Some women actually like being cat-called on the street, or stopped in a store to listen to some guy try and talk game to them. They see it as a compliment; a way to let other people and themselves know just how attractive they are. It’s a confidence booster in some cases with women with low self esteem, and it makes them feel good. In an interview conducted by a CNN news reporter, one man even said "I have heard that when a guy walks by a girl and doesn't look, that she's hurt by that," he said. "I imagine it might feel pretty bad, but you know I can imagine it might boost their ego." Knowing they can capture the attention of anyone walking down the street. It is something some women look forward to leaving the house every morning. To other women though, the thought of getting catcalled on the street is horrifying. In more cases than not, simple comments meant to be compliments on the street have turned into uncomfortable or even violent situations. A writer from The Guardian was brave enough to share her insight on how it feels to be a woman at night, trying to get home: “My heartbeat quickened, the hair rose on my arms, and I felt the usual emotions flood through me. Fear. Anxiety. Impotence. Anger. Frustration. Misplaced embarrassment and shame.” Many women feel this way just walking around the corner. That nightmare has turned into reality for women around the world everyday. They do not see it as a compliment. The same reporter from The Guardian article wrote: “A compliment doesn't make you rethink your route the next time you walk down the street.”. I believe this is a strong quote because it’s brutally honest, and people should understand how twisted the meaning of a compliment has become.
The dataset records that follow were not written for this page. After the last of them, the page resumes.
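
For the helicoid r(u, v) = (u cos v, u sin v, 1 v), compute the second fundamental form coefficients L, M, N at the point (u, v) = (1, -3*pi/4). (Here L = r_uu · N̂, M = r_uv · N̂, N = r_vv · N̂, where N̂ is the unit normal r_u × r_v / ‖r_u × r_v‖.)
L = 0;  M = -sqrt(2)/2;  N = 0

Compute the unit normal N̂(u, v) = (sin(v)/sqrt(u^2 + 1), -cos(v)/sqrt(u^2 + 1), u/sqrt(u^2 + 1)), and the second partials r_uu, r_uv, r_vv. Take dot products:
  L(u, v) = r_uu · N̂ = 0,
  M(u, v) = r_uv · N̂ = -1/sqrt(u^2 + 1),
  N(u, v) = r_vv · N̂ = 0.
Evaluating at (u, v) = (1, -3*pi/4):
  L = 0, M = -sqrt(2)/2, N = 0.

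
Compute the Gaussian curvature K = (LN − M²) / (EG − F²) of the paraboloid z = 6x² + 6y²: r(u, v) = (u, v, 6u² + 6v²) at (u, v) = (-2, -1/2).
K = 144/375769

Coefficients of the first fundamental form: E = 144*u^2 + 1, F = 144*u*v, G = 144*v^2 + 1.
Coefficients of the second fundamental form: L = 12/sqrt(144*u^2 + 144*v^2 + 1), M = 0, N = 12/sqrt(144*u^2 + 144*v^2 + 1).
Assemble K = (LN − M²)/(EG − F²) = 144/(20736*u^4 + 41472*u^2*v^2 + 288*u^2 + 20736*v^4 + 288*v^2 + 1). At (u, v) = (-2, -1/2): K = 144/375769.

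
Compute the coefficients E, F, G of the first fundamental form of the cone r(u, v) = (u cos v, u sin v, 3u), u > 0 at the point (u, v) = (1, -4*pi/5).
E = 10;  F = 0;  G = 1

Partials: r_u = (cos(v), sin(v), 3), r_v = (-u*sin(v), u*cos(v), 0). As functions of (u, v):
  E = r_u · r_u = 10,
  F = r_u · r_v = 0,
  G = r_v · r_v = u^2.
Evaluating at (u, v) = (1, -4*pi/5): E = 10, F = 0, G = 1.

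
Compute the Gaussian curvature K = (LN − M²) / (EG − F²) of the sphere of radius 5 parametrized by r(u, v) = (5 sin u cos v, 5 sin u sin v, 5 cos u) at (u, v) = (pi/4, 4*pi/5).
K = 1/25

Coefficients of the first fundamental form: E = 25, F = 0, G = 25*sin(u)^2.
Coefficients of the second fundamental form: L = -5*sin(u)/Abs(sin(u)), M = 0, N = -5*sin(u)^3/Abs(sin(u)).
Assemble K = (LN − M²)/(EG − F²) = 1/25. At (u, v) = (pi/4, 4*pi/5): K = 1/25.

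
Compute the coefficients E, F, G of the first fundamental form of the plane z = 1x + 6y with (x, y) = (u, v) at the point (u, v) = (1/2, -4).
E = 2;  F = 6;  G = 37

Partials: r_u = (1, 0, 1), r_v = (0, 1, 6). As functions of (u, v):
  E = r_u · r_u = 2,
  F = r_u · r_v = 6,
  G = r_v · r_v = 37.
Evaluating at (u, v) = (1/2, -4): E = 2, F = 6, G = 37.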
It is ultimately up to a person how they chose to perceive street harassment. It’s upsetting that to the majority of people, it really won’t seem like a big deal. They might say that women are overreacting, and should be more chill about it. The point of this essay is not to portray women as cowards who shake with fear as soon as someone tries to talk to them on the street. What must be understood is that there is a difference between giving someone a compliment, and harassing them. A compliment would be along the lines of: “Excuse me, I just wanted you to know, you look really nice today.” and leaving it at that. Harassment would look more like: “Damn ma, your ass is lookin’ mighty fine in those jeans today! Your mama know you out here looking like that?” There’s an apparent difference between the two interactions, and sadly, the latter is the one women are most likely to hear walking down the street.
There have been many attempts to raise awareness on street harassment. Such attempts such as social justice blog, Hollaback! Video, recording what it’s like to be a woman walking down the streets of NYC for 10 hours. Though there are many efforts, the truth is, street harassment won’t stop as long as sexism exists, and as long as people keep being ignorant to what’s right in front of them.
CNN. Cable News Network, n.d. Web. 15 Mar. 2017.
Bates, Laura. "Women should not accept street harassment as 'just a compliment'" The Guardian. Guardian News and Media, 28 Feb. 2014. Web. 16 Mar. 2017.
"10 Hours of Walking in NYC as a Woman." YouTube. YouTube, 28 Oct. 2014. Web. 16 Mar. 2017.